Soixante-neuf tiroirs
En lisant le roman de Goran Petrovic, on s’introduit à pas feutrés dans un jardin merveilleux, d’une fascinante complexité, où le mystère est omniprésent. Jugez donc. Par un procédé poétique dont le narrateur omniscient a le secret, son héros, Anastase, a le pouvoir de rencontrer une femme dans les pages d’un livre, à condition qu’elle lise au même moment que lui.
Tombé amoureux de Mademoiselle Houville, les lettres ne lui suffisent plus. L’écriture d’un roman, décor et théâtre de leur idylle (« un récit sans histoire, des pages et des pages de descriptions faire pour une femme qu’il n’avait jamais connue en dehors de ces pages »), lui permettra de prolonger leurs ébats jusqu’au jour où la belle, rattrapée par la réalité de son mariage d’intérêt, renonce à la lecture, et à son amant.

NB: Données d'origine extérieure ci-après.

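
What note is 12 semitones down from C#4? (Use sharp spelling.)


Step by step:
C#4: chromatic position 1 in octave 4 → absolute = 4×12 + 1 = 49
Transpose down 12: 49 - 12 = 37
37 = 3×12 + 1 → C# in octave 3
Result = C#3


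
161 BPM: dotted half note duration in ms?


Step by step:
One quarter-note beat = 60000 / BPM = 60000 / 161 ms
Dotted half note = 3 × quarter note
Duration = 3 × 60000 / 161 = 180000 / 161
= 1118.0 ms


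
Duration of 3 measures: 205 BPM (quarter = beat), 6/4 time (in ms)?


Working:
Quarter-note beat duration = 60000 / 205 ms
Beats per measure (6/4) = 6
One measure = 6 × 60000 / 205 = 360000 / 205 ms
3 measures = 3 × 360000 / 205 = 1080000 / 205
= 5268.3 ms


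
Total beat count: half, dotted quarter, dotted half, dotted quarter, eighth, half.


Beat values:
  half = 2 beats
  dotted quarter = 1.5 beats
  dotted half = 3 beats
  dotted quarter = 1.5 beats
  eighth = 0.5 beats
  half = 2 beats
Sum = 2 + 1.5 + 3 + 1.5 + 0.5 + 2
= 10.5 beats


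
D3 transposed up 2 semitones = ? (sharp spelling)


Let's work it out.
D3: chromatic position 2 in octave 3 → absolute = 3×12 + 2 = 38
Transpose up 2: 38 + 2 = 40
40 = 3×12 + 4 → E in octave 3
Result = E3


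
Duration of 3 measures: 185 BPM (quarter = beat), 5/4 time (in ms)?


Quarter-note beat duration = 60000 / 185 ms
Beats per measure (5/4) = 5
One measure = 5 × 60000 / 185 = 300000 / 185 ms
3 measures = 3 × 300000 / 185 = 900000 / 185
= 4864.9 ms


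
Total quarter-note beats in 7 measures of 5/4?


Time signature 5/4: the bottom number 4 means the quarter note gets one count
The top number 5 means 5 quarter-note beats per measure
Total = 5 × 7 measures
= 35 quarter-note beats


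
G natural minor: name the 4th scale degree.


Natural minor scale pattern: W-H-W-W-H-W-W (2-1-2-2-1-2-2 semitones)
Starting from G:
  G + 2 semitones → A
  A + 1 semitone → Bb
  Bb + 2 semitones → C
  C + 2 semitones → D
  D + 1 semitone → Eb
  Eb + 2 semitones → F
  F + 2 semitones → G
Scale: G A Bb C D Eb F
Degree 4 = C


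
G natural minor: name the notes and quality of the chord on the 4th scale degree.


Step by step:
G natural minor scale: G A Bb C D Eb F
Diatonic triad on degree 4 stacks scale notes 4, 6, 1: C Eb G
C→Eb = 3 semitones; C→G = 7 semitones → minor triad
= C Eb G (minor)


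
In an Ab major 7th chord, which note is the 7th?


Reasoning:
Major 7th chord = root + major 3rd + perfect 5th + major 7th
Seventh chords stack in thirds, so the letter names are A-C-E-G
Root: Ab
Major 3rd above Ab: C
Perfect 5th above Ab: Eb
Major 7th above Ab: G
The 7th = G


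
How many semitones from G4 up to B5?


Absolute semitone position = octave×12 + chromatic position
G4: 4×12 + 7 = 55
B5: 5×12 + 11 = 71
Difference = 71 - 55 = 16
= 16 semitones


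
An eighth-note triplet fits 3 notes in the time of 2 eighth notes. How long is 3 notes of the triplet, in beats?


Step by step:
Triplet: 3 notes occupy the space of 2 eighth notes
Space = 2 × 1/2 = 1 beat
Each triplet note = 1 / 3 = 1/3 beats
3 notes = 3 × 1/3 = 1
= 1 beat


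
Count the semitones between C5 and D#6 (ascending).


Solution.
Absolute semitone position = octave×12 + chromatic position
C5: 5×12 + 0 = 60
D#6: 6×12 + 3 = 75
Difference = 75 - 60 = 15
= 15 semitones


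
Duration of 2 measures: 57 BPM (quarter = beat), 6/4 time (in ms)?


Quarter-note beat duration = 60000 / 57 ms
Beats per measure (6/4) = 6
One measure = 6 × 60000 / 57 = 360000 / 57 ms
2 measures = 2 × 360000 / 57 = 720000 / 57
= 12631.6 ms


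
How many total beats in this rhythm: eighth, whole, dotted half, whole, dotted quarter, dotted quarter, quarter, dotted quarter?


Reasoning:
Beat values:
  eighth = 0.5 beats
  whole = 4 beats
  dotted half = 3 beats
  whole = 4 beats
  dotted quarter = 1.5 beats
  dotted quarter = 1.5 beats
  quarter = 1 beat
  dotted quarter = 1.5 beats
Sum = 0.5 + 4 + 3 + 4 + 1.5 + 1.5 + 1 + 1.5
= 17 beats


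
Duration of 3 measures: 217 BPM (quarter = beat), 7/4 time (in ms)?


Let's work it out.
Quarter-note beat duration = 60000 / 217 ms
Beats per measure (7/4) = 7
One measure = 7 × 60000 / 217 = 420000 / 217 ms
3 measures = 3 × 420000 / 217 = 1260000 / 217
= 5806.5 ms


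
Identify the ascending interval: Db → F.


Step by step:
Letter names: D → F spans 3 letter names → a 3rd
Semitones: Db → F = 4 half-steps
A 3rd of 4 semitones is a major 3rd
= major 3rd


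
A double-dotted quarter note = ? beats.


Base quarter note = 1 beat
Dot 1 adds half the previous value: +1/2
Dot 2 adds half the previous value: +1/4
One double-dotted quarter = 1 + 1/2 + 1/4 = 7/4
= 7/4 beats


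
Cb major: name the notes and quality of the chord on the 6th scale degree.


Cb major scale: Cb Db Eb Fb Gb Ab Bb
Diatonic triad on degree 6 stacks scale notes 6, 1, 3: Ab Cb Eb
Ab→Cb = 3 semitones; Ab→Eb = 7 semitones → minor triad
= Ab Cb Eb (minor)


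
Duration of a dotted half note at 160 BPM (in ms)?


One quarter-note beat = 60000 / BPM = 60000 / 160 ms
Dotted half note = 3 × quarter note
Duration = 3 × 60000 / 160 = 180000 / 160
= 1125.0 ms


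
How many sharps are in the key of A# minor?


Step by step:
Sharp minor keys follow the circle of fifths: A(0), E(1), B(2), F#(3), C#(4), G#(5), D#(6), A#(7)
A# minor has 7 sharps
Order of sharps: F# C# G# D# A# E# B# → first 7: F#, C#, G#, D#, A#, E#, B#
= 7 sharps


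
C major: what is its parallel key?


Solution.
Parallel keys share the same tonic but differ in mode
C major → parallel is C minor
= C minor


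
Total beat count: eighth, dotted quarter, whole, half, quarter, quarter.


Solution.
Beat values:
  eighth = 0.5 beats
  dotted quarter = 1.5 beats
  whole = 4 beats
  half = 2 beats
  quarter = 1 beat
  quarter = 1 beat
Sum = 0.5 + 1.5 + 4 + 2 + 1 + 1
= 10 beats


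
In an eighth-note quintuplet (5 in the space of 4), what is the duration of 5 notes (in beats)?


Quintuplet: 5 notes occupy the space of 4 eighth notes
Space = 4 × 1/2 = 2 beats
Each quintuplet note = 2 / 5 = 2/5 beats
5 notes = 5 × 2/5 = 2
= 2 beats


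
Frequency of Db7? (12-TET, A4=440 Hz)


Reasoning:
f = 440 × 2^(n/12) where n = semitones from A4
Db7: 28 semitones from A4
f = 440 × 2^(28/12)
f = 2217.46 Hz


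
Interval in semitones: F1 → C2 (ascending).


Absolute semitone position = octave×12 + chromatic position
F1: 1×12 + 5 = 17
C2: 2×12 + 0 = 24
Difference = 24 - 17 = 7
= 7 semitones


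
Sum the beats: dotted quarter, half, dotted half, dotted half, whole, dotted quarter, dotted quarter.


Working:
Beat values:
  dotted quarter = 1.5 beats
  half = 2 beats
  dotted half = 3 beats
  dotted half = 3 beats
  whole = 4 beats
  dotted quarter = 1.5 beats
  dotted quarter = 1.5 beats
Sum = 1.5 + 2 + 3 + 3 + 4 + 1.5 + 1.5
= 16.5 beats


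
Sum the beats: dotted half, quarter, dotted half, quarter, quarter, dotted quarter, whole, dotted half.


Step by step:
Beat values:
  dotted half = 3 beats
  quarter = 1 beat
  dotted half = 3 beats
  quarter = 1 beat
  quarter = 1 beat
  dotted quarter = 1.5 beats
  whole = 4 beats
  dotted half = 3 beats
Sum = 3 + 1 + 3 + 1 + 1 + 1.5 + 4 + 3
= 17.5 beats


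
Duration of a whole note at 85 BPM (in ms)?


One quarter-note beat = 60000 / BPM = 60000 / 85 ms
Whole note = 4 × quarter note
Duration = 4 × 60000 / 85 = 240000 / 85
= 2823.5 ms


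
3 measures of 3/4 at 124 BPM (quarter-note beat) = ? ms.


Quarter-note beat duration = 60000 / 124 ms
Beats per measure (3/4) = 3
One measure = 3 × 60000 / 124 = 180000 / 124 ms
3 measures = 3 × 180000 / 124 = 540000 / 124
= 4354.8 ms


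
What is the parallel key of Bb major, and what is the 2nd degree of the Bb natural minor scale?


Solution.
Parallel keys share the same tonic but differ in mode
Bb major → parallel is Bb minor
Bb natural minor scale: Bb C Db Eb F Gb Ab
= Bb minor; 2nd degree = C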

Il en reste un ouvrage singulier, un objet brûlant, que celles et ceux qui l’approchent vénèrent comme la relique d’un temps sacré. Tous, cuisinière, amis, correcteur, lectrice attitrée, bibliothécaire, seront touchés par la candeur de l’œuvre et n’auront qu’une obsession : la rendre pérenne.
Le roman de Goran Petrovic est une ode à la lecture mais c’est aussi une réflexion sur le pouvoir de la fiction et la joie qu’elle procure au milieu d’un monde anxiogène. Ça ne vous rappelle rien ?

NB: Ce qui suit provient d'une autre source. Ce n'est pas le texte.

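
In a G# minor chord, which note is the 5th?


Solution.
Minor triad = root + minor 3rd (3 semitones) + perfect 5th (7 semitones)
A triad on G# stacks thirds, so the chord tones use letter names G-B-D
Root: G#
Minor 3rd above G#: B
Perfect 5th above G#: D#
The 5th = D#


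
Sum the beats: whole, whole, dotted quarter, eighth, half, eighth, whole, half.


Let's work it out.
Beat values:
  whole = 4 beats
  whole = 4 beats
  dotted quarter = 1.5 beats
  eighth = 0.5 beats
  half = 2 beats
  eighth = 0.5 beats
  whole = 4 beats
  half = 2 beats
Sum = 4 + 4 + 1.5 + 0.5 + 2 + 0.5 + 4 + 2
= 18.5 beats


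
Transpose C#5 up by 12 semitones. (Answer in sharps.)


Let's work it out.
C#5: chromatic position 1 in octave 5 → absolute = 5×12 + 1 = 61
Transpose up 12: 61 + 12 = 73
73 = 6×12 + 1 → C# in octave 6
Result = C#6


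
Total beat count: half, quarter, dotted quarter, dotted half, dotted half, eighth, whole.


Reasoning:
Beat values:
  half = 2 beats
  quarter = 1 beat
  dotted quarter = 1.5 beats
  dotted half = 3 beats
  dotted half = 3 beats
  eighth = 0.5 beats
  whole = 4 beats
Sum = 2 + 1 + 1.5 + 3 + 3 + 0.5 + 4
= 15 beats


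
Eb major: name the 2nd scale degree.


Step by step:
Major scale pattern: W-W-H-W-W-W-H (2-2-1-2-2-2-1 semitones)
Starting from Eb:
  Eb + 2 semitones → F
  F + 2 semitones → G
  G + 1 semitone → Ab
  Ab + 2 semitones → Bb
  Bb + 2 semitones → C
  C + 2 semitones → D
  D + 1 semitone → Eb
Scale: Eb F G Ab Bb C D
Degree 2 = F


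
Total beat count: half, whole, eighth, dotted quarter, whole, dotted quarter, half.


Solution.
Beat values:
  half = 2 beats
  whole = 4 beats
  eighth = 0.5 beats
  dotted quarter = 1.5 beats
  whole = 4 beats
  dotted quarter = 1.5 beats
  half = 2 beats
Sum = 2 + 4 + 0.5 + 1.5 + 4 + 1.5 + 2
= 15.5 beats


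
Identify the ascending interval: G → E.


Reasoning:
Letter names: G → E spans 6 letter names → a 6th
Semitones: G → E = 9 half-steps
A 6th of 9 semitones is a major 6th
= major 6th


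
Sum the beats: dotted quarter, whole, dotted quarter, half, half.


Let's work it out.
Beat values:
  dotted quarter = 1.5 beats
  whole = 4 beats
  dotted quarter = 1.5 beats
  half = 2 beats
  half = 2 beats
Sum = 1.5 + 4 + 1.5 + 2 + 2
= 11 beats


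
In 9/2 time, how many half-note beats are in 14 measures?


Reasoning:
Time signature 9/2: the bottom number 2 means the half note gets one count
The top number 9 means 9 half-note beats per measure
Total = 9 × 14 measures
= 126 half-note beats


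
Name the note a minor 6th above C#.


Solution.
A 6th spans 6 letter names, so from C we land on A
A minor 6th = 8 semitones above C#
Spell A at that pitch: A
= A


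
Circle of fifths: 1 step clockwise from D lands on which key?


Each clockwise step on the circle of fifths moves up a perfect 5th
From D: D → A
= A


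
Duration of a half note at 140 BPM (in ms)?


Reasoning:
One quarter-note beat = 60000 / BPM = 60000 / 140 ms
Half note = 2 × quarter note
Duration = 2 × 60000 / 140 = 120000 / 140
= 857.1 ms


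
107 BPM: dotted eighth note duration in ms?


Reasoning:
One quarter-note beat = 60000 / BPM = 60000 / 107 ms
Dotted eighth note = 3/4 × quarter note
Duration = 3/4 × 60000 / 107 = 45000 / 107
= 420.6 ms


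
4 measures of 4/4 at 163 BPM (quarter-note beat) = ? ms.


Quarter-note beat duration = 60000 / 163 ms
Beats per measure (4/4) = 4
One measure = 4 × 60000 / 163 = 240000 / 163 ms
4 measures = 4 × 240000 / 163 = 960000 / 163
= 5889.6 ms


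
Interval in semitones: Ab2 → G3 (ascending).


Solution.
Absolute semitone position = octave×12 + chromatic position
Ab2: 2×12 + 8 = 32
G3: 3×12 + 7 = 43
Difference = 43 - 32 = 11
= 11 semitones


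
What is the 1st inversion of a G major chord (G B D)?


Solution.
Root position: G B D
1st inversion: move root up an octave
Bass note: B
Notes (bottom to top) = B D G


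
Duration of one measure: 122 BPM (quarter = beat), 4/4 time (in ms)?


Reasoning:
Quarter-note beat duration = 60000 / 122 ms
Beats per measure (4/4) = 4
One measure = 4 × 60000 / 122 = 240000 / 122 ms
= 1967.2 ms


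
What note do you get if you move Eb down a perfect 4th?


Step by step:
perfect 4th: 4 letter names, 5 semitones
Letter: E - 3 → B
Pitch: Eb - 5 semitones, spelled as a B → Bb
= Bb


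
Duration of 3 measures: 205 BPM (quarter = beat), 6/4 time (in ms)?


Quarter-note beat duration = 60000 / 205 ms
Beats per measure (6/4) = 6
One measure = 6 × 60000 / 205 = 360000 / 205 ms
3 measures = 3 × 360000 / 205 = 1080000 / 205
= 5268.3 ms


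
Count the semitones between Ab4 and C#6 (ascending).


Reasoning:
Absolute semitone position = octave×12 + chromatic position
Ab4: 4×12 + 8 = 56
C#6: 6×12 + 1 = 73
Difference = 73 - 56 = 17
= 17 semitones


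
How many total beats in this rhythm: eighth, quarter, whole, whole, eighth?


Working:
Beat values:
  eighth = 0.5 beats
  quarter = 1 beat
  whole = 4 beats
  whole = 4 beats
  eighth = 0.5 beats
Sum = 0.5 + 1 + 4 + 4 + 0.5
= 10 beats


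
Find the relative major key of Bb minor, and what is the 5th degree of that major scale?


The relative major shares the key signature and is a minor 3rd above the minor tonic
A minor 3rd above Bb is Db
→ relative major of Bb minor is Db major
Db major scale: Db Eb F Gb Ab Bb C
= Db major; 5th degree = Ab


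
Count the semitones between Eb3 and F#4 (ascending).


Absolute semitone position = octave×12 + chromatic position
Eb3: 3×12 + 3 = 39
F#4: 4×12 + 6 = 54
Difference = 54 - 39 = 15
= 15 semitones


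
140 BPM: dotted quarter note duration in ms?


Reasoning:
One quarter-note beat = 60000 / BPM = 60000 / 140 ms
Dotted quarter note = 3/2 × quarter note
Duration = 3/2 × 60000 / 140 = 90000 / 140
= 642.9 ms


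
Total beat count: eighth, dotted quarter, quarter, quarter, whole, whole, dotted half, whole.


Step by step:
Beat values:
  eighth = 0.5 beats
  dotted quarter = 1.5 beats
  quarter = 1 beat
  quarter = 1 beat
  whole = 4 beats
  whole = 4 beats
  dotted half = 3 beats
  whole = 4 beats
Sum = 0.5 + 1.5 + 1 + 1 + 4 + 4 + 3 + 4
= 19 beats


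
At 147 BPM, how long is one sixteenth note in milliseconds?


Solution.
One quarter-note beat = 60000 / BPM = 60000 / 147 ms
Sixteenth note = 1/4 × quarter note
Duration = 1/4 × 60000 / 147 = 15000 / 147
= 102.0 ms


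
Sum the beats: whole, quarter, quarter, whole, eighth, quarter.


Step by step:
Beat values:
  whole = 4 beats
  quarter = 1 beat
  quarter = 1 beat
  whole = 4 beats
  eighth = 0.5 beats
  quarter = 1 beat
Sum = 4 + 1 + 1 + 4 + 0.5 + 1
= 11.5 beats


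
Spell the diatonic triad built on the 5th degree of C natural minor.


C natural minor scale: C D Eb F G Ab Bb
Diatonic triad on degree 5 stacks scale notes 5, 7, 2: G Bb D
G→Bb = 3 semitones; G→D = 7 semitones → minor triad
= G Bb D (minor)


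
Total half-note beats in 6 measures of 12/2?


Solution.
Time signature 12/2: the bottom number 2 means the half note gets one count
The top number 12 means 12 half-note beats per measure
Total = 12 × 6 measures
= 72 half-note beats


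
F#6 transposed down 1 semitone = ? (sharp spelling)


Solution.
F#6: chromatic position 6 in octave 6 → absolute = 6×12 + 6 = 78
Transpose down 1: 78 - 1 = 77
77 = 6×12 + 5 → F in octave 6
Result = F6


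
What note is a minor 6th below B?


Solution.
A 6th spans 6 letter names, so from B we land on D
A minor 6th = 8 semitones below B
Spell D at that pitch: D#
= D#


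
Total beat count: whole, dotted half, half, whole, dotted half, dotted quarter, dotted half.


Let's work it out.
Beat values:
  whole = 4 beats
  dotted half = 3 beats
  half = 2 beats
  whole = 4 beats
  dotted half = 3 beats
  dotted quarter = 1.5 beats
  dotted half = 3 beats
Sum = 4 + 3 + 2 + 4 + 3 + 1.5 + 3
= 20.5 beats


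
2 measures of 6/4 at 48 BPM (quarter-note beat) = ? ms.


Quarter-note beat duration = 60000 / 48 ms
Beats per measure (6/4) = 6
One measure = 6 × 60000 / 48 = 360000 / 48 ms
2 measures = 2 × 360000 / 48 = 720000 / 48
= 15000.0 ms


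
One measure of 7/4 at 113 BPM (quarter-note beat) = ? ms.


Reasoning:
Quarter-note beat duration = 60000 / 113 ms
Beats per measure (7/4) = 7
One measure = 7 × 60000 / 113 = 420000 / 113 ms
= 3716.8 ms


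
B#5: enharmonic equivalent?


Step by step:
Enharmonic notes sound the same pitch but are spelled with different letter names
B# and C name the same pitch class
Octave numbers change at C, so B#5 = C6
= C6


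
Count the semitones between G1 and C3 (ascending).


Reasoning:
Absolute semitone position = octave×12 + chromatic position
G1: 1×12 + 7 = 19
C3: 3×12 + 0 = 36
Difference = 36 - 19 = 17
= 17 semitones


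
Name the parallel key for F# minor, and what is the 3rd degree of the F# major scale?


Solution.
Parallel keys share the same tonic but differ in mode
F# minor → parallel is F# major
F# major scale: F# G# A# B C# D# E#
= F# major; 3rd degree = A#


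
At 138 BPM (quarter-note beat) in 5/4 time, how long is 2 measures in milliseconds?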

Malheureusement, on finit par s’ennuyer dans cette allégorie. Un peu comme si vous décidiez de traverser la Méditerranée en bateau et que passé le ravissement des premières encablures, la torpeur vous saisisse, jusqu’à regretter l’odyssée. Peut-être aussi que mon ignorance de l’histoire des Balkans m’a empêchée d’apprécier les nuances de cette histoire.
Dernier reproche. Même si j’apprécie hautement Zulma, je ne suis pas convaincue par leurs couvertures « papier-peint ». Celle-ci est particulièrement vilaine, et si éloignée de la douceur des propos tenus.